PER CURIAM:
Appellants (the "Peanut Farmers") appeal the district court's order granting summary judgment to the Government and dismissing the Peanut Farmers' breach of contract and due process claims. Finding no error, we affirm.
The Peanut Farmers' crops were, at times relevant to this appeal, reinsured by the Federal Crop Insurance Corporation ("FCIC"), which is in turn administered by the U.S. Department of Agriculture's ("USDA") Risk Management Agency ("RMA"). The Peanut Farmers each purchased a Multiple Peril Crop Insurance ("MCPI") policy for their peanut crops for the 2002 crop year. The Appellees in this case include the Secretary of Agriculture and the administrator of the RMA, but will be collectively referred to as "the Government."
Prior to 2002, statutes authorized the Secretary of Agriculture to set quotas on the amount of peanuts that could be marketed as food in the United States. Shares of the annual national quota were allocated to specific farms on the basis of their past production history. 7 U.S.C. § 1358-1 (2000) (repealed 2002). Holders of rights under the quotas derived significant benefits from the ability to sell peanuts in the domestic market as food, thus commanding the higher price dictated by the value of food-use peanuts. "Non-quota" peanuts, by contrast, commanded a lower market price because their end-use (conversion to meal or peanut oil) value was significantly lower than that of food-use peanuts.

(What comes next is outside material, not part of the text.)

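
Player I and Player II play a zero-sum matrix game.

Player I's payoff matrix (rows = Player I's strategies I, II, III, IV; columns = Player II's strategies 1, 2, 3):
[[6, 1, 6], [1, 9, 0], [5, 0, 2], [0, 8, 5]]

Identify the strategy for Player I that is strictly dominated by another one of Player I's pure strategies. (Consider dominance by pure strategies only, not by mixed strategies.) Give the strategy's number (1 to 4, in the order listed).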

The difference in value of "quota" and "non-quota" peanuts was reflected in the amount that each type of peanut loss was indemnified under the MCPI policy. During the crop years immediately preceding 2002, the loss of quota peanuts was indemnified at a rate of 31 cents per pound, while non-quota peanuts losses were indemnified at a rate of 16 cents per pound. The rate at which the Government was to pay under an MCPI policy depended on the allocation of quota to the insured farm. We previously summarized the formula in part as follows:
In late 2001 and early 2002, the USDA announced its peanut quotas for the 2002 crop year. The USDA also informed holders of quota rights that pending legislation might alter or rescind the peanut quota program. In early 2002, the President signed into law the Farm Security and Rural Investment Act of 2002, Pub.L. No. 107-171, §§ 1301-1310, 116 Stat. 134, 166-83 (2002) (the "2002 Farm Bill"). In relevant part, the 2002 Farm Bill repealed the peanut quota system, replaced it with other price support measures, and mandated that the amount used to calculate indemnity for non-quota peanut losses under the 2002 MCPI policy would increase from 16 cents per pound to 17.75 cents per pound. 2002 Farm Bill § 1310(c). After crop losses in 2002, the Peanut Farmers sought indemnification and were indemnified at the 17.75 cent rate pursuant to the 2002 Farm Bill.
The Peanut Farmers instituted a series of lawsuits that challenged the outcome of their indemnification requests. Ultimately, several class actions against the Government were consolidated in the district court for pretrial proceedings. The court granted summary judgment in favor of the Peanut Farmers on their breach of contract claims, and the Government appealed.
We review de novo a district court's order granting summary judgment and view the facts in the light most favorable to the nonmoving party.
While the Peanut Farmers raise several claims of error, they are, at bottom, a reiteration of the same basic argument: they allege that they were entitled to certain benefits under the MCPI policy and that the Government deprived them of those benefits without due process of law.
First, the Peanut Farmers assert that they were entitled to the benefit of the 31 cent indemnity rate and they were deprived of that right when the 2002 Farm Bill was enacted. They refer to this as a "contract right" and note that they relied on the benefits conferred by the MCPI policies. This court, however, has rejected that argument. We concluded that the 31 cent rate was not guaranteed by the MCPI policy and that the 2002 Farm Bill did not actually adversely amend the MCPI policies. Accordingly, the Peanut Farmers' arguments that they were subject to an adverse retroactive legislative action and deprived of a contract right without due process are unavailing.
In addition, the Peanut Farmers claim that they relied on the 31 cent rate, and that because of their reliance, the 2002 Farm Bill was arbitrary and they should be entitled to the difference in rates. Again, though, we concluded that, at least with respect to the Peanut Farmers' theory of reasonable reliance in the contract context, any actual reliance they have shown was not reasonable.
We see no reason to conclude that the Peanut Farmers' unreasonable reliance should be accorded more weight in the context of their due process arguments. While we remain sympathetic to the Peanut Farmers' losses, the law of this case is clear that where the Government has provided ample warning of pending legislative changes and where the insured is dealing in an area of heavy, and frequently shifting, government regulation, there is no basis to argue reliance on the pre-existing statutory scheme.
Accordingly, we affirm the judgment of the district court. We dispense with oral argument because the facts and legal contentions are adequately presented in the materials before the court and argument would not aid the decisional process.